Natlie Mehra, executive director of the Ontario Health Coalition, said members of her organization have appeared at these consultations for nine years, but the Liberal government hasn’t listened to demands to improve healthcare services.
“We’re going to mobilize in a much bigger way, a much more assertive way to make sure that you hear this does not reflect the values and priorities of the vast majority of people in Ontario,” said Mehra outside Caesars Windsor in below freezing temperatures. “They don’t want to see these services cut.”
Local speakers included Windsor & District Labour Council president Brian Hogan, Essex County Health Coalition chair Kim DeYong and Pathway to Potential director Adam Vasey.
Progressive Conservative finance critic Vic Fedeli, NDP finance critic Catherine Fife and NDP Essex MPP Taras Natyshak also joined the crowd during the rally.
“We’re paying the price for the province’s fiscal mismanagement and certainly from what we’re hearing today, members of this community aren’t going to stand for it,” said Natyshak.
Chris Buckley, president of the Ontario Federation of Labour, which is organizing these protests at every consultation stop in Ontario, said the “austerity measures” of the Liberal government go further than healthcare.
“We’ve had enough of no investment in this province to create good-paying jobs,” said Buckley. “We have rising student debt. We have inequality across the province. We have people that are forced to work in low-wage, precarious work jobs.”

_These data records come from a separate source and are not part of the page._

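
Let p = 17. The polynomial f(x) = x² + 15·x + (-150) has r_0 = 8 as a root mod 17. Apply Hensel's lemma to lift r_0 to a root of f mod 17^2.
r_1 = 212 (mod 289)

Hensel: r_{i+1} = r_i − f(r_i)·(f′(r_i))^{-1} mod 17^{i+2}, f′(x) = 2x + 15. Iterate:
  r_0 = 8 (mod 17)
  r_1 = 212 (mod 289)
Final: r = 212 satisfies f(r) ≡ 0 mod 17^2.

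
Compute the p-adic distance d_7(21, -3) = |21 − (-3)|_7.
d_7(21, -3) = 1

Step 1 — x − y = 21 − (-3) = 24. Step 2 — v_7(24) = 0 (factor: 24 = (7^0 · 24); the sign does not affect v_p). Step 3 — |x − y|_7 = 7^{0} = 1.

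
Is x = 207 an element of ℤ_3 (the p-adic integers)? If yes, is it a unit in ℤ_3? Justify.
x ∈ ℤ_3 but not a unit; v_3(x) = 2 > 0

ℤ_3 = {x ∈ ℚ_3 : v_3(x) ≥ 0} and ℤ_3^× = {x ∈ ℤ_3 : v_3(x) = 0}. Here v_3(207) = v_3(num) − v_3(den) = 2; compare against these criteria.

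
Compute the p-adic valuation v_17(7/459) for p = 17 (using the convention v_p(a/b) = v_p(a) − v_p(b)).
v_17(7/459) = -1

Factor powers of 17 from the numerator and denominator of the reduced fraction: 7 = 17^0 · 7 and 459 = 17^1 · 27. Apply v_p(a/b) = v_p(a) − v_p(b): v_17(7/459) = 0 − 1 = -1.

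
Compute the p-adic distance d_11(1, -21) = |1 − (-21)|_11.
d_11(1, -21) = 1/11

Step 1 — x − y = 1 − (-21) = 22. Step 2 — v_11(22) = 1 (factor: 22 = (11^1 · 2); the sign does not affect v_p). Step 3 — |x − y|_11 = 11^{-1} = 1/11.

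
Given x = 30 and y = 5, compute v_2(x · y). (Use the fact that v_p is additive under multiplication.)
v_2(150) = 1

v_p(x) = 1 (factor: 30 = 2^1 · 15); v_p(y) = 0 (factor: 5 = 2^0 · 5). Additivity: v_p(xy) = v_p(x) + v_p(y) = 1 + 0 = 1. (Direct check: xy = 150 = 2^1 · (75).)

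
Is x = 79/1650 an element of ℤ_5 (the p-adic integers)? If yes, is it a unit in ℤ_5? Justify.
x ∉ ℤ_5 (v_5(x) = -2 < 0)

ℤ_5 = {x ∈ ℚ_5 : v_5(x) ≥ 0} and ℤ_5^× = {x ∈ ℤ_5 : v_5(x) = 0}. Here v_5(79/1650) = v_5(num) − v_5(den) = -2; compare against these criteria.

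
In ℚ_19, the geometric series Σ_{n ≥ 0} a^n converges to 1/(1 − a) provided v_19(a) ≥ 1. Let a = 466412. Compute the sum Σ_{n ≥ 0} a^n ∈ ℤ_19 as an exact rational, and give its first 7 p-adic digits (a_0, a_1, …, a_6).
Σ a^n = 1/(1 − a) = -1/466411;  first 7 digits = (1, 0, 0, 11, 3, 0, 7)

v_19(a) = 3 ≥ 1, so the series converges in ℤ_19 to 1/(1 − a) = 1/(1 − 466412) = -1/466411. Expand this rational in ℤ_19: compute digits iteratively via d_i = x_i mod 19, x_{i+1} = (x_i − d_i)/19. The first 7 digits are (1, 0, 0, 11, 3, 0, 7).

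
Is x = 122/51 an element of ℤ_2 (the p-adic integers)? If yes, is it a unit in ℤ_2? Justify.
x ∈ ℤ_2 but not a unit; v_2(x) = 1 > 0

ℤ_2 = {x ∈ ℚ_2 : v_2(x) ≥ 0} and ℤ_2^× = {x ∈ ℤ_2 : v_2(x) = 0}. Here v_2(122/51) = v_2(num) − v_2(den) = 1; compare against these criteria.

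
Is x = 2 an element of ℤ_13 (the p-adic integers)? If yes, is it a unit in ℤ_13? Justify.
x ∈ ℤ_13^× (unit); v_13(x) = 0

ℤ_13 = {x ∈ ℚ_13 : v_13(x) ≥ 0} and ℤ_13^× = {x ∈ ℤ_13 : v_13(x) = 0}. Here v_13(2) = v_13(num) − v_13(den) = 0; compare against these criteria.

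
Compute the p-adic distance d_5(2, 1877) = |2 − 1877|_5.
d_5(2, 1877) = 1/625

Step 1 — x − y = 2 − 1877 = -1875. Step 2 — v_5(-1875) = 4 (factor: -1875 = −(5^4 · 3); the sign does not affect v_p). Step 3 — |x − y|_5 = 5^{-4} = 1/625.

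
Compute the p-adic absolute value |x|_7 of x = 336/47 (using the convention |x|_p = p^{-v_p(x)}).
|336/47|_7 = 1/7

Step 1 — compute v_7(x) by factoring powers of 7 out of the numerator and denominator: v_7(336/47) = 1. Step 2 — apply |x|_p = p^{-v_p(x)} = 7^{-1} = 1/7.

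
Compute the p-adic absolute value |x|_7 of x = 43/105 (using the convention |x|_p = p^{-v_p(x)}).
|43/105|_7 = 7

Step 1 — compute v_7(x) by factoring powers of 7 out of the numerator and denominator: v_7(43/105) = -1. Step 2 — apply |x|_p = p^{-v_p(x)} = 7^{1} = 7.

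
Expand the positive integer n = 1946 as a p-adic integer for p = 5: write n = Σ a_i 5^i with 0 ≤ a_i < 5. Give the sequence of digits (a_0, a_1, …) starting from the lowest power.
(a_0, a_1, …) = (1, 4, 2, 0, 3)

Repeated division by 5 gives the digits low-to-high: 1946 = 1 + 4·5^1 + 2·5^2 + 3·5^4. Digit sequence: (1, 4, 2, 0, 3).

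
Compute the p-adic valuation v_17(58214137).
v_17(58214137) = 5

v_17(n) is the largest exponent k such that 17^k divides n. Factor out: 58214137 = 17^5 · 41. (Sign doesn't affect v_p.) So v_17(58214137) = 5.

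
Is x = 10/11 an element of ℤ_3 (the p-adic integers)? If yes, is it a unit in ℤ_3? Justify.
x ∈ ℤ_3^× (unit); v_3(x) = 0

ℤ_3 = {x ∈ ℚ_3 : v_3(x) ≥ 0} and ℤ_3^× = {x ∈ ℤ_3 : v_3(x) = 0}. Here v_3(10/11) = v_3(num) − v_3(den) = 0; compare against these criteria.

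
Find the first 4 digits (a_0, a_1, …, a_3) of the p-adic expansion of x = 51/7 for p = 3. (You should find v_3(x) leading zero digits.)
(a_0, …, a_3) = (0, 2, 1, 1)

v_3(51/7) = 1, so a_0 = ... = a_0 = 0. Factor out: x = 3^1 · u with u = 17/7 a unit in ℤ_3. Expand u iteratively via a_{v+i} = u_i mod 3, u_{i+1} = (u_i − a_{v+i})/3:
  u_0 = 17/7;  a_1 = 2;  u_1 = (u_0 − 2)/3 = 1/7
  u_1 = 1/7;  a_2 = 1;  u_2 = (u_1 − 1)/3 = -2/7
  u_2 = -2/7;  a_3 = 1;  u_3 = (u_2 − 1)/3 = -3/7
Digits: (0, 2, 1, 1).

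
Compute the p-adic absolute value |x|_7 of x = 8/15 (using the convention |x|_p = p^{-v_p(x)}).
|8/15|_7 = 1

Step 1 — compute v_7(x) by factoring powers of 7 out of the numerator and denominator: v_7(8/15) = 0. Step 2 — apply |x|_p = p^{-v_p(x)} = 7^{0} = 1.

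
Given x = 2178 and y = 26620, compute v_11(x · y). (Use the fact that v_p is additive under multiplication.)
v_11(57978360) = 5

v_p(x) = 2 (factor: 2178 = 11^2 · 18); v_p(y) = 3 (factor: 26620 = 11^3 · 20). Additivity: v_p(xy) = v_p(x) + v_p(y) = 2 + 3 = 5. (Direct check: xy = 57978360 = 11^5 · (360).)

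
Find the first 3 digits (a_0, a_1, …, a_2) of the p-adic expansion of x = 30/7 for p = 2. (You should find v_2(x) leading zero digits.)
(a_0, …, a_2) = (0, 1, 0)

v_2(30/7) = 1, so a_0 = ... = a_0 = 0. Factor out: x = 2^1 · u with u = 15/7 a unit in ℤ_2. Expand u iteratively via a_{v+i} = u_i mod 2, u_{i+1} = (u_i − a_{v+i})/2:
  u_0 = 15/7;  a_1 = 1;  u_1 = (u_0 − 1)/2 = 4/7
  u_1 = 4/7;  a_2 = 0;  u_2 = (u_1 − 0)/2 = 2/7
Digits: (0, 1, 0).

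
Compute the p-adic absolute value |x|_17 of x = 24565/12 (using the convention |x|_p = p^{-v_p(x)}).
|24565/12|_17 = 1/4913

Step 1 — compute v_17(x) by factoring powers of 17 out of the numerator and denominator: v_17(24565/12) = 3. Step 2 — apply |x|_p = p^{-v_p(x)} = 17^{-3} = 1/4913.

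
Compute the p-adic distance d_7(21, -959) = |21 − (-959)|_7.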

Inside Caesars Windsor, parliamentary assistant to the minister of finance Laura Albanese said her government respects the way the protesters brought the message forward.
“I think we are just as concerned as the protesters outside in making sure that we provide the healthcare that Ontarians need,” said the Liberal MPP for York South—Weston.
Windsor Regional Hospital CEO David Musyj made a presentation to the consultation panel about the concerns he has about the Health Based Allocation Model of hospital funding, which accounts for 40 per cent of all hospital funding.
Last week Musyj said this was the reason the hospital has a $20 million shortfall and will have a net loss of 86 full-time jobs this year. During the consultation, he said HBAM really only helps hospitals in the Greater Toronto Area because they earn more due to higher growth projections.
Albanese, while not a part of the Ministry of Health and Long-term Care, said that model will likely be reviewed.
“My expertise is not in health, but it’s a formula that the government applies to all of the province,” she said. “I’m sure that will be evaluated and looked at. We’ll have to wait for (health) minister (Eric) Hoskins to comment on it, but certainly it’s taken in great account.”
Natyshak, who was part of the Windsor pre-budget panel, said healthcare issues dominated the morning consultations.
The consultations collected Tuesday will be summarized and included in a report which will inform the preparation of the 2016 Ontario budget, said Albanese.
Other ways for Ontarians to participate in these consultations are included on the provincial government’s website.